Even if the infrastructure can be procured, another set of problems typically follows. The individuals who have the ideas about the data need to experiment with it: to observe the data, subject it to tests and see how it behaves, assess it against various business criteria, mix it together, synthesize new data structures and so on. Resources, like ETL developers, will be needed to do this, so IT once again enters the picture. And IT always begins with "What are your requirements?" or "Tell me what to do and I will do it." Well, if a real data scientist knew what the "requirements" were to the level needed by traditional IT, all the answers to the research questions would already be known and there would be no need for a data laboratory. Telling IT what to do in excruciating detail is frankly beyond the capacity of a real data scientist.

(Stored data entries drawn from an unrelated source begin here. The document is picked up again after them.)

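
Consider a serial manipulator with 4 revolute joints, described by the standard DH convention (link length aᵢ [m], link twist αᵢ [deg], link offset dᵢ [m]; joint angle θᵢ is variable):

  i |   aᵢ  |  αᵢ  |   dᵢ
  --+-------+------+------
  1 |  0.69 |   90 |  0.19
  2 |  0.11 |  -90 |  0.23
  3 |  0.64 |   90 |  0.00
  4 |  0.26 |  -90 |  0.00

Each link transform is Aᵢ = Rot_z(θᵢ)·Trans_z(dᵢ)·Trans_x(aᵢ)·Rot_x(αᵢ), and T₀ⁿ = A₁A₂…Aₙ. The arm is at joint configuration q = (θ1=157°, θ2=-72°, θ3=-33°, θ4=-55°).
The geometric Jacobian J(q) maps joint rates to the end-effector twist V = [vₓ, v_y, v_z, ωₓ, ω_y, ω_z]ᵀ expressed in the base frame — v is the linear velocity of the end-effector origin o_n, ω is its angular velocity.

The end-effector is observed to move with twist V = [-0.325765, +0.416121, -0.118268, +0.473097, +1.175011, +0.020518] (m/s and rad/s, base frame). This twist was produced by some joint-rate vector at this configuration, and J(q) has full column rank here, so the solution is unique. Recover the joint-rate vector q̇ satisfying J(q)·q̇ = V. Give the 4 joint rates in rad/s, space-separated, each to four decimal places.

o_n = [-0.4104, 0.8910, -0.6099]
J₁: ẑ×o_n = [-0.8910, -0.4104, 0.0000], ω = ẑ
J2: z=[0.3907, 0.9205, 0.0000] o=[-0.6351, 0.2696, 0.1900] → [-0.7363, 0.3125, 0.0359, 0.3907, 0.9205, 0.0000]
J3: z=[-0.8755, 0.3716, 0.3090] o=[-0.5766, 0.4946, 0.0854] → [-0.3808, -0.5573, -0.4088, -0.8755, 0.3716, 0.3090]
J4: z=[0.4826, 0.7062, 0.5180] o=[-0.5931, 0.8803, -0.4251] → [-0.1360, 0.1838, -0.1238, 0.4826, 0.7062, 0.5180]
q̇ = J⁺·V = [-0.3760, 0.6970, 0.1450, 0.6790]

-0.3760 0.6970 0.1450 0.6790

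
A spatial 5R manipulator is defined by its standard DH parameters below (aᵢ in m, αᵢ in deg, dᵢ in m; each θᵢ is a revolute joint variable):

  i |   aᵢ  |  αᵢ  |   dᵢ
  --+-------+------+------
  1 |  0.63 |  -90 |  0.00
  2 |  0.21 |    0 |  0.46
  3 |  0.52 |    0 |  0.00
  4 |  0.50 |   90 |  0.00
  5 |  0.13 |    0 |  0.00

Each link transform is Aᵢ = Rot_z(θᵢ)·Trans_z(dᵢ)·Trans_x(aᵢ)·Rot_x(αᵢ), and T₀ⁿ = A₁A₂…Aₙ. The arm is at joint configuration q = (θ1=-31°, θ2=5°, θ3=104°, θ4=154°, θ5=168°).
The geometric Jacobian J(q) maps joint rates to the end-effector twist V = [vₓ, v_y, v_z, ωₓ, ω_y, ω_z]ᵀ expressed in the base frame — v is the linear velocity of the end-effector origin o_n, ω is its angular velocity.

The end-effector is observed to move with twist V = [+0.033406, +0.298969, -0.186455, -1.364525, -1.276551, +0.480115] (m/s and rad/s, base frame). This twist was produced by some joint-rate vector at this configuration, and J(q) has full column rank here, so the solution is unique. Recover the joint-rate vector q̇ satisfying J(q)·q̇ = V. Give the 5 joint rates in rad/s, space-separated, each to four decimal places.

o_n = [0.7861, 0.0958, -0.1399]
J₁: ẑ×o_n = [-0.0958, 0.7861, 0.0000], ω = ẑ
J2: z=[0.5150, 0.8572, 0.0000] o=[0.5400, -0.3245, 0.0000] → [-0.1199, 0.0721, 0.0055, 0.5150, 0.8572, 0.0000]
J3: z=[0.5150, 0.8572, 0.0000] o=[0.9563, -0.0379, -0.0183] → [-0.1042, 0.0626, 0.2147, 0.5150, 0.8572, 0.0000]
J4: z=[0.5150, 0.8572, 0.0000] o=[0.8111, 0.0493, -0.5100] → [0.3172, -0.1906, 0.0454, 0.5150, 0.8572, 0.0000]
J5: z=[-0.8508, 0.5112, -0.1219] o=[0.7589, 0.0807, -0.0137] → [-0.0627, -0.1107, -0.0268, -0.8508, 0.5112, -0.1219]
q̇ = J⁺·V = [0.5430, -0.8600, -0.7400, -0.1970, 0.5160]

0.5430 -0.8600 -0.7400 -0.1970 0.5160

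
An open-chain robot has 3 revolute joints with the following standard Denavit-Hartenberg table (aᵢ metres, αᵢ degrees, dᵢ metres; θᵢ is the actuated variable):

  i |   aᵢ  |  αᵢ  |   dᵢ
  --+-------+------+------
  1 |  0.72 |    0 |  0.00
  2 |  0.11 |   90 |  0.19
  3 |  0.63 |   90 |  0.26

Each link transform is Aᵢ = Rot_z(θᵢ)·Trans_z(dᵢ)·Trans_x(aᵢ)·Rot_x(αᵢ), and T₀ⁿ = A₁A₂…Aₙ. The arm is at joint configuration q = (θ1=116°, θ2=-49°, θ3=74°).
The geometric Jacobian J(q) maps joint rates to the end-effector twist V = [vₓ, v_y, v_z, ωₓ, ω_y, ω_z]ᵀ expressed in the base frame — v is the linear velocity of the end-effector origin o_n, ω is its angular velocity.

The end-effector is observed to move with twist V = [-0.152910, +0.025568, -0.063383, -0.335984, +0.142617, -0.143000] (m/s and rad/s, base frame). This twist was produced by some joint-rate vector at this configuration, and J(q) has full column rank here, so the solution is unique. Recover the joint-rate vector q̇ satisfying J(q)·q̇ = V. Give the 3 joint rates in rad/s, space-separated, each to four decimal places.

0.4050 -0.5480 -0.3650

o_n = [0.0345, 0.8066, 0.7956]
J₁: ẑ×o_n = [-0.8066, 0.0345, 0.0000], ω = ẑ
J2: z=[0.0000, 0.0000, 1.0000] o=[-0.3156, 0.6471, 0.0000] → [-0.1595, 0.3502, 0.0000, 0.0000, 0.0000, 1.0000]
J3: z=[0.9205, -0.3907, 0.0000] o=[-0.2726, 0.7484, 0.1900] → [-0.2366, -0.5575, 0.1737, 0.9205, -0.3907, 0.0000]
q̇ = J⁺·V = [0.4050, -0.5480, -0.3650]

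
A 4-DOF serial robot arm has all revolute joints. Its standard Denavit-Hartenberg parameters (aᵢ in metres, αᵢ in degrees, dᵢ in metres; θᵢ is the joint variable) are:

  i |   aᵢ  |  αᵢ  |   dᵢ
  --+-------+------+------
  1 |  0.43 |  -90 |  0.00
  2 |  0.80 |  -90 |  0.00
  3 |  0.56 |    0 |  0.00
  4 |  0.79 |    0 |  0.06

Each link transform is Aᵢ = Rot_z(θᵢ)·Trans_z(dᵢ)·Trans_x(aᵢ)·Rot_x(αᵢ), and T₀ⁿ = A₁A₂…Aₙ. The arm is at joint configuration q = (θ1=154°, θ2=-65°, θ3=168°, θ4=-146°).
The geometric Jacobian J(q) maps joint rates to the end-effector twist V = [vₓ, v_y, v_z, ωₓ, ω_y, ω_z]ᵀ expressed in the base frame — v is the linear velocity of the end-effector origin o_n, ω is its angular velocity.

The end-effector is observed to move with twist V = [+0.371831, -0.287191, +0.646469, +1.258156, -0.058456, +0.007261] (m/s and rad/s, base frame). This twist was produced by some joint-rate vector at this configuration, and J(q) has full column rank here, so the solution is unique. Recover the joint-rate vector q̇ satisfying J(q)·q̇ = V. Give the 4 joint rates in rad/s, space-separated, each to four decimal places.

-0.5320 -0.4990 -0.6580 -0.6180

o_n = [-0.6286, 0.7654, 0.8671]
J₁: ẑ×o_n = [-0.7654, -0.6286, 0.0000], ω = ẑ
J2: z=[-0.4384, -0.8988, 0.0000] o=[-0.3865, 0.1885, 0.0000] → [-0.7793, 0.3801, -0.4705, -0.4384, -0.8988, 0.0000]
J3: z=[-0.8146, 0.3973, -0.4226] o=[-0.6904, 0.3367, 0.7250] → [0.2376, 0.0896, -0.3737, -0.8146, 0.3973, -0.4226]
J4: z=[-0.8146, 0.3973, -0.4226] o=[-0.4313, 0.3399, 0.2286] → [0.4335, 0.6035, -0.2682, -0.8146, 0.3973, -0.4226]
q̇ = J⁺·V = [-0.5320, -0.4990, -0.6580, -0.6180]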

What a real data scientist requires is the equivalent of technicians, research assistants and other support staff we find in real laboratories. Such staff, as I found when I did scientific research, are invaluable. Traditional IT, by contrast, works in an "order-taker" mode that is far from the true partnership required. The effort the real data scientist has to put into organizing IT is equivalent to doing nearly all the work themselves. This is hardly a scalable model.

The Shape of the Data Laboratory

The notion of projects and the SDLC has everything beginning in development. Yet a data laboratory, by definition, must start with real data – that is, production data. The data laboratory is a place where we search for value in data. That cannot be done with the tiny, made-up data sets that are used for the unit testing required as the first step of testing in the SDLC. In fact, there is there is no concept of development, quality assurance or production in a data laboratory; it is all production data, but it is used in a research mode. 

Therefore, we have to treat the data laboratory as a production environment, in the sense that it contains production data. The appropriate security must be built in and staff who work in the data laboratory must be qualified to work with the data and trained appropriately.

It will also be very important to maintain data isolation. The data laboratory can never be part of the true "production" environments of an enterprise, even though it contains only production data. No data can ever leak back from the data laboratory into any other environment in the enterprise. The temptations for shortcuts and workarounds involving the data laboratory must be completely resisted.

Then we come to how the data laboratory operates, how the real data scientists are organized to carry out their work and how the products of the data laboratory are taken to market. These are very large topics and are beyond the scope of this article. However, I hope I have painted a sketch of why enterprises need data laboratories and what the shape of a data laboratory would look like.